Even ten years ago, if Dr. Who had showed up in my front yard, stepped out of the Tardus, showed me that picture and told me this would be an actual ballot measure a decade in the future, I would have....well, replied with something like, "Ten? Naw. Twenty I'll buy. Thirty, guaranteed. But not ten."
Twenty years ago I'd have called the men in the white coats and butterfly nets. Thirty years ago I would have exclaimed, "What the hell is 'transgender'?" Also, "Who's Dr. Who?"
Blessedly, and not totally surprisingly, Houston Proposition #1 went down like the Hindenberg:
A yearlong battle over [homosexual] and transgender rights that turned into a costly, ugly war of words between this city’s lesbian mayor and social conservatives ended Tuesday as voters easily repealed an anti-discrimination ordinance that had attracted attention from the White House, sports figures and Hollywood celebrities.
The City Council passed the measure in May, but it was in limbo after opponents succeeded, following a lengthy court fight, in putting the matter to a referendum. The measure failed by a vote of 61% to 39%.
If you're wondering how the same municipal electorate that made a lesbo extremist its mayor resoundingly rejected one of the prime hideous products of that horrible mistake, join the club. I'm hoping it's because they have, perhaps, learned their lesson. We'll see when Annise Parker (aka the Gaystapo apparatchik who presumed to seize veto power over the sermons of Christian pastors) runs for re-election.
Supporters said the ordinance was similar to those approved in two hundred other cities and prohibited bias in housing, employment, city contracting and business services for fifteen protected classes, including race, age, sexual orientation and gender identity.
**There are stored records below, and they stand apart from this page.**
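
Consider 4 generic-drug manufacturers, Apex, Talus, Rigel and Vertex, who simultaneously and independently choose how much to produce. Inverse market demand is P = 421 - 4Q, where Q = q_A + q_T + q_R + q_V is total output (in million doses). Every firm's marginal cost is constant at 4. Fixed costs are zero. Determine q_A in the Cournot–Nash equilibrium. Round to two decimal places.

20.85

Each firm earns π_i = (421 - 4Q)q_i - 4q_i.
First-order condition (treating rivals' output as given): 417 - 8q_i - 4·Σ_{j≠i} q_j = 0.
With identical firms every q_j equals q_i, so Σ_{j≠i} q_j = 3q_i and 417 = 20q_i, giving q_i = 417/20.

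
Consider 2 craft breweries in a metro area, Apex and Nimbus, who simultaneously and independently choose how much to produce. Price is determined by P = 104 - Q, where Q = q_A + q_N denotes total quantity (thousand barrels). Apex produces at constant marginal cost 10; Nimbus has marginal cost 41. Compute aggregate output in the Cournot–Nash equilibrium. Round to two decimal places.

52.33

Apex's profit: π_A = (104 - Q)q_A - (10q_A). Setting ∂π_A/∂q_A = 0: 94 - 2q_A - (q_N) = 0.
Nimbus's first-order condition: 63 - 2q_N - (q_A) = 0.
Rearranging gives the reaction functions q_A = (94 - q_N)/2 and q_N = (63 - q_A)/2.
Substituting one into the other gives q_A = 125/3 and q_N = 32/3.
Total output Q = 125/3 + 32/3 = 157/3.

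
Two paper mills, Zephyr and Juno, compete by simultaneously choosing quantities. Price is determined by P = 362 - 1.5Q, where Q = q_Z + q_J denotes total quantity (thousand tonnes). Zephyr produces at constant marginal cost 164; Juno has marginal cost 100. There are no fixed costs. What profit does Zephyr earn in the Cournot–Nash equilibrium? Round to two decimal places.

1330.07

Zephyr's profit: π_Z = (362 - 1.5Q)q_Z - (164q_Z). Setting ∂π_Z/∂q_Z = 0: 198 - 3q_Z - (3/2)(q_J) = 0.
Juno's profit: π_J = (362 - 1.5Q)q_J - (100q_J). Setting ∂π_J/∂q_J = 0: 262 - 3q_J - (3/2)(q_Z) = 0.
Rearranging gives the reaction functions q_Z = (198 - (3/2)q_J)/3 and q_J = (262 - (3/2)q_Z)/3.
Solving the pair: q_Z = 268/9, q_J = 652/9.
Price P = 362 - (3/2)·(920/9) = 626/3.
Zephyr's profit: (626/3 - 164)·(268/9) = 1330.0741.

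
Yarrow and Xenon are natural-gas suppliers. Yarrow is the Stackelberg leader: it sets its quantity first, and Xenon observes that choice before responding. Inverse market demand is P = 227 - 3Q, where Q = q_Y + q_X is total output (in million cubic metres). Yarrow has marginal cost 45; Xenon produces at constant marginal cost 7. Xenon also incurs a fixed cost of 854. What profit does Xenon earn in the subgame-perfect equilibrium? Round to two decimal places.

971.33

Solve by backward induction. Given q_Y, the follower Xenon maximises π_X = (227 - 3q_Y - 3q_X)q_X - 7q_X.
Follower FOC: 220 - 3q_Y - 6q_X = 0, so q_X(q_Y) = (220 - 3q_Y)/6.
The leader anticipates this reaction. Substituting into P = 227 - 3Q gives P = 117 - (3/2)q_Y, so π_Y = (117 - (3/2)q_Y)q_Y - 45q_Y.
Maximising: ∂π_Y/∂q_Y = 72 - 3q_Y = 0, giving q_Y = 24.
Then q_X = (220 - 3·24)/6 = 74/3.
Price P = 227 - 3·(146/3) = 81.
Xenon's profit: (81 - 7)·(74/3) - 854 = 971.3333.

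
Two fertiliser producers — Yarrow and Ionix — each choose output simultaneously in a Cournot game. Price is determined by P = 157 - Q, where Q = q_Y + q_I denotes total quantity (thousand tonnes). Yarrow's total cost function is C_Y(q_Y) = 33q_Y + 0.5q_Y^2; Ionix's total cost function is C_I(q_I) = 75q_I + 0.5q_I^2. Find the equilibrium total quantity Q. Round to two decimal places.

Yarrow's profit: π_Y = (157 - Q)q_Y - (33q_Y + (1/2)q_Y²). Setting ∂π_Y/∂q_Y = 0: 124 - 3q_Y - (q_I) = 0.
Ionix's profit: π_I = (157 - Q)q_I - (75q_I + (1/2)q_I²). Setting ∂π_I/∂q_I = 0: 82 - 3q_I - (q_Y) = 0.
Best responses: q_Y = (124 - q_I)/3, q_I = (82 - q_Y)/3.
Substituting one into the other gives q_Y = 145/4 and q_I = 61/4.
Total output Q = 145/4 + 61/4 = 103/2.

51.50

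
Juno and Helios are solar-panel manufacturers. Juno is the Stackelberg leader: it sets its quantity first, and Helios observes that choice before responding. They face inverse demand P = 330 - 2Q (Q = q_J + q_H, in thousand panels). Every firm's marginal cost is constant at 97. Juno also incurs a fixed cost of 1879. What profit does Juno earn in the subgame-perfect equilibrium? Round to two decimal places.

The follower Helios best-responds to any q_J: π_H = (330 - 2Q)q_H - 97q_H.
∂π_H/∂q_H = 233 - 2q_J - 4q_H = 0 gives the reaction function q_H = (233 - 2q_J)/4.
Juno substitutes q_H(q_J) into its own profit: π_J = q_J(330 - 2q_J - (233 - 2q_J)/2) - 97q_J = (427/2 - q_J)q_J - 97q_J.
Maximising: ∂π_J/∂q_J = 233/2 - 2q_J = 0, giving q_J = 233/4.
Then q_H = (233 - 2·(233/4))/4 = 233/8.
Price P = 330 - 2·(699/8) = 621/4.
Juno's profit: (621/4 - 97)·(233/4) - 1879 = 1514.0625.

1514.06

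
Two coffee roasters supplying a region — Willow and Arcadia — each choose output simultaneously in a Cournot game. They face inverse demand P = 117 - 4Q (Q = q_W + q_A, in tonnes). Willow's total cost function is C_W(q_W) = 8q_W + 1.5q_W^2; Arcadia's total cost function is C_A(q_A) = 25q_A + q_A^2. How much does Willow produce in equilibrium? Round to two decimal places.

7.68

Willow's profit: π_W = (117 - 4Q)q_W - (8q_W + (3/2)q_W²). Setting ∂π_W/∂q_W = 0: 109 - 11q_W - 4(q_A) = 0.
Arcadia's first-order condition: 92 - 10q_A - 4(q_W) = 0.
So q_W = (109 - 4q_A)/11 and q_A = (92 - 4q_W)/10.
Solving the pair: q_W = 361/47, q_A = 288/47.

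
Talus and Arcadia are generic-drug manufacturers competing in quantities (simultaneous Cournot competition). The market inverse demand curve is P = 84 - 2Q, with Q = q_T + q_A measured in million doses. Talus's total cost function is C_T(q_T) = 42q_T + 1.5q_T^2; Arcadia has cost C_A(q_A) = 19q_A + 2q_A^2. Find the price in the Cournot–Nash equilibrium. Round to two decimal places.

Talus's profit: π_T = (84 - 2Q)q_T - (42q_T + (3/2)q_T²). Setting ∂π_T/∂q_T = 0: 42 - 7q_T - 2(q_A) = 0.
Arcadia's first-order condition: 65 - 8q_A - 2(q_T) = 0.
Rearranging gives the reaction functions q_T = (42 - 2q_A)/7 and q_A = (65 - 2q_T)/8.
Solving the pair: q_T = 103/26, q_A = 371/52.
Total output Q = 577/52, so price P = 84 - 2·(577/52) = 1607/26.

61.81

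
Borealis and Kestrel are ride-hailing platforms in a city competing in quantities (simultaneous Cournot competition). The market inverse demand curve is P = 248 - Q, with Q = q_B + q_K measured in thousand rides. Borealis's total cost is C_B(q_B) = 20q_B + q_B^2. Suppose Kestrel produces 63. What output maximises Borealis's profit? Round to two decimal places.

41.25

With the rival's output fixed at 63, Borealis's profit is π_B = (248 - 63 - q_B)q_B - (20q_B + q_B²) = (185 - q_B)q_B - (20q_B + q_B²).
∂π_B/∂q_B = 165 - 4q_B = 0, so q_B = 165/4.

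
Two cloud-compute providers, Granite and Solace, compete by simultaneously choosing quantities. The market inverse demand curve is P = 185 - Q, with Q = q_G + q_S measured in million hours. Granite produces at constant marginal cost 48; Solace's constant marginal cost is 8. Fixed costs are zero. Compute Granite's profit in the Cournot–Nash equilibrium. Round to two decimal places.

Granite's profit: π_G = (185 - Q)q_G - (48q_G). Setting ∂π_G/∂q_G = 0: 137 - 2q_G - (q_S) = 0.
Solace's first-order condition: 177 - 2q_S - (q_G) = 0.
Best responses: q_G = (137 - q_S)/2, q_S = (177 - q_G)/2.
Solving the pair: q_G = 97/3, q_S = 217/3.
Price P = 185 - 314/3 = 241/3.
Granite's profit: (241/3 - 48)·(97/3) = 1045.4444.

1045.44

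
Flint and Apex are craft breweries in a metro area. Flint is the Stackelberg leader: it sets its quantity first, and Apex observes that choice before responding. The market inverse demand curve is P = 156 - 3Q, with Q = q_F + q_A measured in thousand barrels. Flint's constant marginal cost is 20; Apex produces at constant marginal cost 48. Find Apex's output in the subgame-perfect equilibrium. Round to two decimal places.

4.33

Solve by backward induction. Given q_F, the follower Apex maximises π_A = (156 - 3q_F - 3q_A)q_A - 48q_A.
Follower FOC: 108 - 3q_F - 6q_A = 0, so q_A(q_F) = (108 - 3q_F)/6.
The leader anticipates this reaction. Substituting into P = 156 - 3Q gives P = 102 - (3/2)q_F, so π_F = (102 - (3/2)q_F)q_F - 20q_F.
Leader FOC: 82 - 3q_F = 0, so q_F = 82/3.
Then q_A = (108 - 3·(82/3))/6 = 13/3.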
You know what our parents used to tell us: "If everybody else was jumping off a bridge into the wrong bathroom, does that mean you have to follow them?" Makes me wonder how many of those two hundred other cities put their "anti-bias" ordinances up to a public vote - and what the results would have been if they had.
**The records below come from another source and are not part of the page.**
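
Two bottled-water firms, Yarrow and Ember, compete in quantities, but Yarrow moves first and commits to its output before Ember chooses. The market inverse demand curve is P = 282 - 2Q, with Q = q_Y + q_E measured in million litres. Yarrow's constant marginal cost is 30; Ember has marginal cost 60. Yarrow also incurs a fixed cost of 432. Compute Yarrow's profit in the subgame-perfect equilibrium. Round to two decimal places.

The follower Ember best-responds to any q_Y: π_E = (282 - 2Q)q_E - 60q_E.
∂π_E/∂q_E = 222 - 2q_Y - 4q_E = 0 gives the reaction function q_E = (222 - 2q_Y)/4.
The leader anticipates this reaction. Substituting into P = 282 - 2Q gives P = 171 - q_Y, so π_Y = (171 - q_Y)q_Y - 30q_Y.
Leader FOC: 141 - 2q_Y = 0, so q_Y = 141/2.
Then q_E = (222 - 2·(141/2))/4 = 81/4.
Price P = 282 - 2·(363/4) = 201/2.
Yarrow's profit: (201/2 - 30)·(141/2) - 432 = 4538.2500.

4538.25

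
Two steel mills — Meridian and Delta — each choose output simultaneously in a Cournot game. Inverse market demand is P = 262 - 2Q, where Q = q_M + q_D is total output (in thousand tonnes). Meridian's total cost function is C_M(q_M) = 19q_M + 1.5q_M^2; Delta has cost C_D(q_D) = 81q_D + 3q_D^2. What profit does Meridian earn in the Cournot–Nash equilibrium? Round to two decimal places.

3436.22

Meridian's profit: π_M = (262 - 2Q)q_M - (19q_M + (3/2)q_M²). Setting ∂π_M/∂q_M = 0: 243 - 7q_M - 2(q_D) = 0.
Delta's profit: π_D = (262 - 2Q)q_D - (81q_D + 3q_D²). Setting ∂π_D/∂q_D = 0: 181 - 10q_D - 2(q_M) = 0.
Best responses: q_M = (243 - 2q_D)/7, q_D = (181 - 2q_M)/10.
Solving the pair: q_M = 94/3, q_D = 71/6.
Price P = 262 - 2·(259/6) = 527/3.
Meridian's profit: (527/3)·(94/3) - 19·(94/3) - (3/2)(94/3)² = 3436.2222.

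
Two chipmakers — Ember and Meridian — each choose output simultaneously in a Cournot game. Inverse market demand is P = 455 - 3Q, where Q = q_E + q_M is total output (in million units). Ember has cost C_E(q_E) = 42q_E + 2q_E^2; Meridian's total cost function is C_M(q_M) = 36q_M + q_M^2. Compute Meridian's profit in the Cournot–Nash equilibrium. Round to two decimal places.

Ember's profit: π_E = (455 - 3Q)q_E - (42q_E + 2q_E²). Setting ∂π_E/∂q_E = 0: 413 - 10q_E - 3(q_M) = 0.
Meridian's first-order condition: 419 - 8q_M - 3(q_E) = 0.
So q_E = (413 - 3q_M)/10 and q_M = (419 - 3q_E)/8.
Solving the pair: q_E = 28.8310, q_M = 41.5634.
Price P = 455 - 3·70.3944 = 243.8169.
Meridian's profit: 243.8169·41.5634 - 36·41.5634 - 41.5634² = 6910.0583.

6910.06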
Opponents said the measure would allow men claiming to be women to enter women’s bathrooms and inflict harm, and that simple message — “No Men in Women’s Bathrooms” — was plastered on signs and emphasized in television and radio ads, turning the debate from one about equal rights to one about protecting women and girls from sexual predators.
Because it was never about "equal rights," but special rights for deviants and malcontents that diminish the rights of everybody else. That's what this whole miserable, debauched, perverted process has been about at its core for decades. It's simply gotten so far out of hand and descended to such hellish depths of depravity that a simple message - "No Men In Women's Bathrooms" - couldn't help but powerfully resonate. Indeed, no further messaging was necessary. That's the virtue of standing on righteousness. It's the other side that has to lie and obfuscate and smear in order to win. Houston Proposition #1 is the proof.
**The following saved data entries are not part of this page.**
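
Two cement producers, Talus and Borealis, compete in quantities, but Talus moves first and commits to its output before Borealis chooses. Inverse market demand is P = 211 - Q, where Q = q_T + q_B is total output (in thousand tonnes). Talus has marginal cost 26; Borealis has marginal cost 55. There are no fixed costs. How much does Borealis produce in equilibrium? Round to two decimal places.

The follower Borealis best-responds to any q_T: π_B = (211 - Q)q_B - 55q_B.
∂π_B/∂q_B = 156 - q_T - 2q_B = 0 gives the reaction function q_B = (156 - q_T)/2.
Talus substitutes q_B(q_T) into its own profit: π_T = q_T(211 - q_T - (156 - q_T)/2) - 26q_T = (133 - (1/2)q_T)q_T - 26q_T.
Maximising: ∂π_T/∂q_T = 107 - q_T = 0, giving q_T = 107.
Then q_B = (156 - 107)/2 = 49/2.

24.50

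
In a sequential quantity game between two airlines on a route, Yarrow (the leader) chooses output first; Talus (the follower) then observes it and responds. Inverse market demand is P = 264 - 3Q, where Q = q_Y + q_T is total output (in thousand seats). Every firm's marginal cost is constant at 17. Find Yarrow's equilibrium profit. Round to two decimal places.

The follower Talus best-responds to any q_Y: π_T = (264 - 3Q)q_T - 17q_T.
∂π_T/∂q_T = 247 - 3q_Y - 6q_T = 0 gives the reaction function q_T = (247 - 3q_Y)/6.
The leader anticipates this reaction. Substituting into P = 264 - 3Q gives P = 281/2 - (3/2)q_Y, so π_Y = (281/2 - (3/2)q_Y)q_Y - 17q_Y.
Leader FOC: 247/2 - 3q_Y = 0, so q_Y = 247/6.
Then q_T = (247 - 3·(247/6))/6 = 247/12.
Price P = 264 - 3·(247/4) = 315/4.
Yarrow's profit: (315/4 - 17)·(247/6) = 2542.0417.

2542.04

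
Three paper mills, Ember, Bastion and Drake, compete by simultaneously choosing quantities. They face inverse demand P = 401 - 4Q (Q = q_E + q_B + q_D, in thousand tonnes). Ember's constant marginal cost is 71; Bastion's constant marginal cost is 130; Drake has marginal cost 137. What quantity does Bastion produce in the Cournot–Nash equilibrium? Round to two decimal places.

13.69

Ember's profit: π_E = (401 - 4Q)q_E - (71q_E). Setting ∂π_E/∂q_E = 0: 330 - 8q_E - 4(q_B + q_D) = 0.
Bastion's profit: π_B = (401 - 4Q)q_B - (130q_B). Setting ∂π_B/∂q_B = 0: 271 - 8q_B - 4(q_E + q_D) = 0.
Drake's first-order condition: 264 - 8q_D - 4(q_E + q_B) = 0.
Adding the 3 conditions: 865 − 8Q − 8Q = 0, i.e. Q = 865/16.
Back-substituting: q_E = (330 − 865/4)/4 = 455/16, q_B = (271 − 865/4)/4 = 219/16, q_D = (264 − 865/4)/4 = 191/16.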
And, right on schedule, here came the fear:
The response from the city’s lesbian mayor, AnniseParker, and her supporters has been the predictable fear mongering. They’re threatening opponents with visions of the city being unable to host the Super Bowl or losing other commerce if Houston is branded as being “intolerant.”
Feel free to correct me if I'm wrong about this, but aren't Parker and her fellow carpet-munchers themselves branding Houston as "intolerant" by such caterwauling? It sounds to me like they're issuing an engraved invitation for the rest of the country to do precisely that. Encouraging it, even.
It's all shrieking nonsense, of course. And if not, well, I can't see the Super Bowl taking all that big a financial hit from the loss of its booming transgender business.
But more to the point, who gives a flying f**k what the "progressive" community thinks? About anything? Why do only their views and their values matter in the national conversation? What about We the People? Why shouldn't our views and values be ascendant for a change? Or forever?
I keep hearing from Tea Partiers that this country is still conservative, that the "Silent Majority" is still out there, that this is "still America". Insistences for which there has been scant evidence over the past decade. But maybe, perhaps, possibly, Houston Proposition #1 is that lone green grass blade, poking up through the gray, ash-choked cultural devastation, heralding a long overdue revival of common sense and even religious identity.
More likely it will be ground back down underfoot via yet another court challenge. But we can always hope.